Editor's Note: This is the latest story in the Illinois Important Dates series, brought to you by the Illinois Associated Press Media Editors and Illinois Press Association. Throughout the year, writers from newspapers throughout Illinois will mark milestones and holidays with articles noting their significance in the state.

U.S. Sen. Tammy Duckworth spends Memorial Day honoring her friends in the military who have fallen and the heroic soldiers who kept her from numbering among the dead.

“Memorial Day is a day to honor our heroic dead,” said Duckworth, the junior senator from Illinois. “People often confuse Veterans Day with Memorial Day. Veterans Day is when we thank our veterans for their service and Memorial Day is specifically to honor the fallen.”

Duckworth retired from military service in 2014 with the rank of Lieutenant Colonel after serving 23 years. She flew Black Hawk helicopter combat missions during Operation Iraqi Freedom and was awarded the Purple Heart.

Deployed to Iraq in 2004, it was on Nov. 12 of that year when a rocket-propelled grenade took down her helicopter. She lost her legs and has limited use of her right arm.

“I think every Memorial Day about the guys from the Illinois National Guard that I knew that never made it home from Iraq,” Duckworth said.

“Whether it’s the CH-47 (Chinook helicopter) crew that was shot down in Iraq from the Peoria unit, or whether it was Sgt. First Class Bill Chaney of my own unit out of Chicago Midway Airport, who was a Vietnam veteran and deployed to Iraq at the age of 59, who died of natural causes and never made it home. Or whether it was the young men, that as a public official, I went to their deployment ceremony out of Woodstock, Illinois, who were killed coming back.”

Duckworth said the Chinook CH-47 helicopter shot down on Nov. 2, 2003, was part of the Illinois Army National Guard unit based in Peoria. Sixteen were killed and 20 wounded. Among the dead was Illinois Army National Guard Pilot 1st Lt. Brian D. Slavenas.

Friends and family in Genoa described Slavenas to The Associated Press as a "gentle giant," a nonviolent man who felt a duty to his country.

"He wasn't one of those gung-ho, want-to-go-to-war-type guys," his brother, Eric Slavenas, told AP. "He was there to do a job."

Duckworth said people serve their country in the military for many reasons. She began Army Reserve Officer Training Corps (ROTC) at George Washington University in Washington, D.C., after the fall of the Berlin Wall.

“I found myself in all of my classes becoming friends with either currently serving guardsmen and reservists or with veterans in my class on the G.I. Bill,” Duckworth said. “I remember watching the Berlin Wall come down, and I remember seeing all of those East Germans and Czechoslovakians fleeing the Soviet Union.

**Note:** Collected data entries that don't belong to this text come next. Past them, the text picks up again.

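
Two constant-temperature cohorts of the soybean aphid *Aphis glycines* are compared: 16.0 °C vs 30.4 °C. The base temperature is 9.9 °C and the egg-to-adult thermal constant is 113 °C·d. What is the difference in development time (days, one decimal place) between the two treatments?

13.0 days

At 16.0 °C: 113 / (16.0 − 9.9) = 113 / 6.1 = 18.525 d.
At 30.4 °C: 113 / (30.4 − 9.9) = 113 / 20.5 = 5.512 d.
Difference = |18.525 − 5.512| = 13.012 ≈ 13.0 days.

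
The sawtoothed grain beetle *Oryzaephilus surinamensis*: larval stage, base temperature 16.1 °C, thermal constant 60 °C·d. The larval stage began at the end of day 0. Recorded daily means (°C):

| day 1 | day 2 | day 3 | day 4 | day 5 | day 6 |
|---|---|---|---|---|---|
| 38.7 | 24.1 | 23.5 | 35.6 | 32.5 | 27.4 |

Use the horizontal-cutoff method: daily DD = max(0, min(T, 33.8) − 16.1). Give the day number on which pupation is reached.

Daily DD above 16.1 °C (capped at 17.7): 17.7, 8.0, 7.4, 17.7, 16.4, 11.3.
Cumulative: 17.7, 25.7, 33.1, 50.8, 67.2, 78.5.
The total first reaches 60 DD on day 5.

day 5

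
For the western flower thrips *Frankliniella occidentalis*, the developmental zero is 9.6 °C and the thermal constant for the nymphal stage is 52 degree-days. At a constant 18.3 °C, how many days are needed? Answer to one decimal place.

Daily accumulation = 18.3 − 9.6 = 8.7 DD/day.
Duration = 52 / 8.7 = 5.977 ≈ 6.0 days.

6.0 days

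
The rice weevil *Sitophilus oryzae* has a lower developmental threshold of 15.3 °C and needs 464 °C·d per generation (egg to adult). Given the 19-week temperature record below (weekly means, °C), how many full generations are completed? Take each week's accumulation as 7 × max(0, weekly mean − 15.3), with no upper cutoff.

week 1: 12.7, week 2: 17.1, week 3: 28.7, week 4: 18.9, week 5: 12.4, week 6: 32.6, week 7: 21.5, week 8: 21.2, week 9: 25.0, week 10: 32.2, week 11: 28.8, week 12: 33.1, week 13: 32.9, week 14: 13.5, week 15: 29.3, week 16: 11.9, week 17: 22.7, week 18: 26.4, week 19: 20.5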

“People were grabbing whatever possessions they could carry and running into freedom,” Duckworth said. “And I remember thinking how proud I was to be an American and it was my nation standing with the NATO allies that represented freedom and liberty.”

“I fell in love with the meritocracy of the Army and decided that this was something I wanted to do as part of my life,” Duckworth said. “I just wanted to do my part for this nation that I love more than my own life.”

After receiving her Master's of Arts Degree in International Affairs at George Washington University, Duckworth pursued a Ph.D. in political science from Northern Illinois University in DeKalb, where she finished her ROTC training in May 1992 and received her commission as an officer in the U.S. Army Reserve. Her first choice was to be a helicopter pilot, because that was one of the few Army combat assignments offered to women at the time.

Duckworth grew up in various cities throughout Southeast Asia. Her father, Franklin Duckworth, worked for the United Nations Refugee Program after he retired from the military, where he had served during World War II, Korea and Vietnam.

Working for the U.N., Franklin Duckworth provided humanitarian aid to the Vietnamese boat people and refugees fleeing Laos and Cambodia, then worked for multinational corporations.

“Memorial Day was something we always observed at the U.S. Embassy to honor our heroic dead,” Duckworth said. “My family history on my dad’s side goes back to the Revolution, and Memorial Day was always significant in my family.”

Duckworth led a bipartisan congressional delegation to Iraq in April. She returned to Iraq for the first time since her helicopter was shot down in 2004.

“Memorial Day isn’t about me now,” Duckworth said. “I survived the shoot down. If I was killed, Memorial Day would be about me, but thanks to the heroism of both my crew of my aircraft and the second aircraft in our flight, I made it home.”

“My pilot-in-command received a Distinguished Flying Cross,” Duckworth said, referring to Dan Milberg of the Missouri National Guard. “And I want to be sure to always honor that.”

“Because they saved me, Memorial Day isn’t about me,” Duckworth said. “And I get to honor them and get to honor our fallen dead and work as hard as I can for our veterans, work as hard as I can for family members of the fallen, and make sure we stand by every one of our military men and women.”